On 01/05/2011 07:46 PM, Josef Bacik wrote:

Blah blah blah, I'm not having an argument about which is better because I
simply do not care.  I think dedup is silly to begin with, and online dedup even
sillier.

Offline dedup is more expensive - so why are you of the opinion that it is less silly? And comparison by silliness quotiend still sounds like an argument over which is better.

The only reason I did offline dedup was because I was just toying
around with a simple userspace app to see exactly how much I would save if I did
dedup on my normal system, and with 107 gigabytes in use, I'd save 300
megabytes.  I'll say that again, with 107 gigabytes in use, I'd save 300
megabytes.  So in the normal user case dedup would have been wholey useless to
me.

Dedup isn't for an average desktop user. Dedup is for backup storage and virtual images. I don't remember anyone ever saying it is for the average desktop user. I am amazed you got that much saving even - I wouldn't expect there to be any duplicate files on a normal system. Compression is a feature that the desktop users would benefit with, not deduplication.

Dedup is only usefull if you _know_ you are going to have duplicate information,
so the two major usecases that come to mind are

1) Mail server.  You have small files, probably less than 4k (blocksize) that
you are storing hundreds to thousands of.  Using dedup would be good for this
case, and you'd have to have a small dedup blocksize for it to be usefull.

Explain to me why you think this would yield duplicate blocks. If your server is Maildir, headers will be in the mail files, and because all emails went to different users, they'd have different headers, and thus not be dedupable.

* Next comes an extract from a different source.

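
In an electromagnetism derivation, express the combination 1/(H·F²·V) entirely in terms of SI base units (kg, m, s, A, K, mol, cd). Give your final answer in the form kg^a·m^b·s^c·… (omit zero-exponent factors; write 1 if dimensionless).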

2) Virtualized guests.  If you have 5 different RHEL5 virt guests, chances are
you are going to share data between them, but unlike with the mail server
example, you are likely to find much larger chunks that are the same, so you'd
want a larger dedup blocksize, say 64k.  You want this because if you did just
4k you'd end up with a ridiculous amount of framentation and performance would
go down the toilet, so you need a larger dedup blocksize to make for better
performance.

Fragmentation will cause you problems anyway, the argument in the UNIX world since year dot was that defragging doesn't make a damn worth of difference when you have a hundred users hammering away on a machine that has to skip between all their collective files.

If you have VM image files a-la vmware/xen/kvm, then using blocks of the same size as the guests is the only way that you are going to get sane deduplication performance. Otherwise the blocks won't line up. If the dedupe block size is 4KB and guest fs block size is 4KB, that's a reasonably clean case.

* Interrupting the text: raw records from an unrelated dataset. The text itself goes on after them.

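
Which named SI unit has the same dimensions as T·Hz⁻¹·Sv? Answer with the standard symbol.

T = Wb/m² (flux density = flux per area),
    = kg·s⁻²·A⁻¹.
Hz = 1/s = s⁻¹ (frequency is cycles per second).
So Hz⁻¹ = s.
Sv = J/kg (equivalent dose = energy per mass),
    = m²·s⁻².
Combining: T·Hz⁻¹·Sv = (kg·s⁻²·A⁻¹) · s · (m²·s⁻²) = kg·m²·s⁻³·A⁻¹.
kg·m²·s⁻³·A⁻¹ is the base-SI form of the volt.

V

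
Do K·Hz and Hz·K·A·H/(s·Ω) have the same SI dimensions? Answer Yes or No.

No

Left side:
  Hz = 1/s = s⁻¹ (frequency is cycles per second).
  Combining: K·Hz = K · s⁻¹ = s⁻¹·K.
Right side:
  Hz = 1/s = s⁻¹ (frequency is cycles per second).
  Ω = V/A (resistance = voltage per current),
      = kg·m²·s⁻³·A⁻².
  So Ω⁻¹ = kg⁻¹·m⁻²·s³·A².
  H = Wb/A (inductance = flux per current),
      = kg·m²·s⁻²·A⁻².
  Combining: Hz·s⁻¹·K·A·Ω⁻¹·H = s⁻¹ · s⁻¹ · K · A · (kg⁻¹·m⁻²·s³·A²) · (kg·m²·s⁻²·A⁻²) = s⁻¹·A·K.
Left is s⁻¹·K; right is s⁻¹·A·K — different.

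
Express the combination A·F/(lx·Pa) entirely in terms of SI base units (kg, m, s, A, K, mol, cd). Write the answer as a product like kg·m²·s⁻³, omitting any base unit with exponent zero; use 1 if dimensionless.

lx = lm/m² (illuminance = luminous flux per area),
    = m⁻²·cd.
So lx⁻¹ = m²·cd⁻¹.
F = C/V (capacitance = charge per voltage),
    = A·s/(kg·m²·s⁻³·A⁻¹) (substituting C and V),
    = kg⁻¹·m⁻²·s⁴·A².
Pa = N/m² (pressure = force per area),
    = kg·m⁻¹·s⁻².
So Pa⁻¹ = kg⁻¹·m·s².
Combining: A·lx⁻¹·F·Pa⁻¹ = A · (m²·cd⁻¹) · (kg⁻¹·m⁻²·s⁴·A²) · (kg⁻¹·m·s²) = kg⁻²·m·s⁶·A³·cd⁻¹.

kg⁻²·m·s⁶·A³·cd⁻¹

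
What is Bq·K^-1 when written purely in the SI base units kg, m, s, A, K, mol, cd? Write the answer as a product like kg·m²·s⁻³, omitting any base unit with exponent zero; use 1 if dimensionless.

s⁻¹·K⁻¹

Bq = s⁻¹.
Combining: Bq·K⁻¹ = s⁻¹ · K⁻¹ = s⁻¹·K⁻¹.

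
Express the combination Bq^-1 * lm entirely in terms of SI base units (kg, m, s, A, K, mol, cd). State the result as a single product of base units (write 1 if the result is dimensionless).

s·cd

Bq = 1/s = s⁻¹ (activity is decays per second).
So Bq⁻¹ = s.
lm = cd·sr = cd (luminous flux; sr is dimensionless).
Combining: Bq⁻¹·lm = s · cd = s·cd.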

The biggest win by far, however, would be when using chroot type guests, as I mentioned.

So you'd want an online implementation to give you a choice of dedup blocksize,
which seems to me to be overly complicated.

I'd just make it always use the fs block size. No point in making it variable.

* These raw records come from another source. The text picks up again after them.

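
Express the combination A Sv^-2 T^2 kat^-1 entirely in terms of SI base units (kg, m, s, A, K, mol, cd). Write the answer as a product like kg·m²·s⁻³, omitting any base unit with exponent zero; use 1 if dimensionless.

kg²·m⁻⁴·s·A⁻¹·mol⁻¹

Sv = J/kg (equivalent dose = energy per mass),
    = m²·s⁻².
So Sv⁻² = m⁻⁴·s⁴.
T = Wb/m² (flux density = flux per area),
    = kg·s⁻²·A⁻¹.
So T² = kg²·s⁻⁴·A⁻².
kat = mol/s = s⁻¹·mol (catalytic activity).
So kat⁻¹ = s·mol⁻¹.
Combining: A·Sv⁻²·T²·kat⁻¹ = A · (m⁻⁴·s⁴) · (kg²·s⁻⁴·A⁻²) · (s·mol⁻¹) = kg²·m⁻⁴·s·A⁻¹·mol⁻¹.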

And then lets bring up the fact that you _have_ to manually compare any data you
are going to dedup.  I don't care if you think you have the greatest hashing
algorithm known to man, you are still going to have collisions somewhere at some
point, so in order to make sure you don't lose data, you have to manually memcmp
the data.  So if you are doing this online, that means reading back the copy you
want to dedup in the write path so you can do the memcmp before you write.  That
is going to make your write performance _suck_.

IIRC, this is configurable in ZFS so that you can switch off the physical block comparison. If you use SHA256, the probability of a collission (unless SHA is broken, in which case we have much bigger problems) is 1^128. Times 4KB blocks, that is one collission in 10^24 Exabytes. That's one trillion trillion (that's double trillion) Exabytes. That is considerably more storage space than there is likely to be available on the planet for some time. And just for good measure, you could always up the hash to SHA512 or use two different hashes (e.g. a combination of SHA256 and MD5).

Do I think offline dedup is awesome?  Hell no, but I got distracted doing it as
a side project so I figured I'd finish it, and I did it in under 1400 lines.  I
dare you to do the same with an online implementation.  Offline is simpler to
implement and simpler to debug if something goes wrong, and has an overall
easier to control impact on the system.

It is also better done outside the FS if you're not going to do it properly using FL-COW or fuse based lessfs.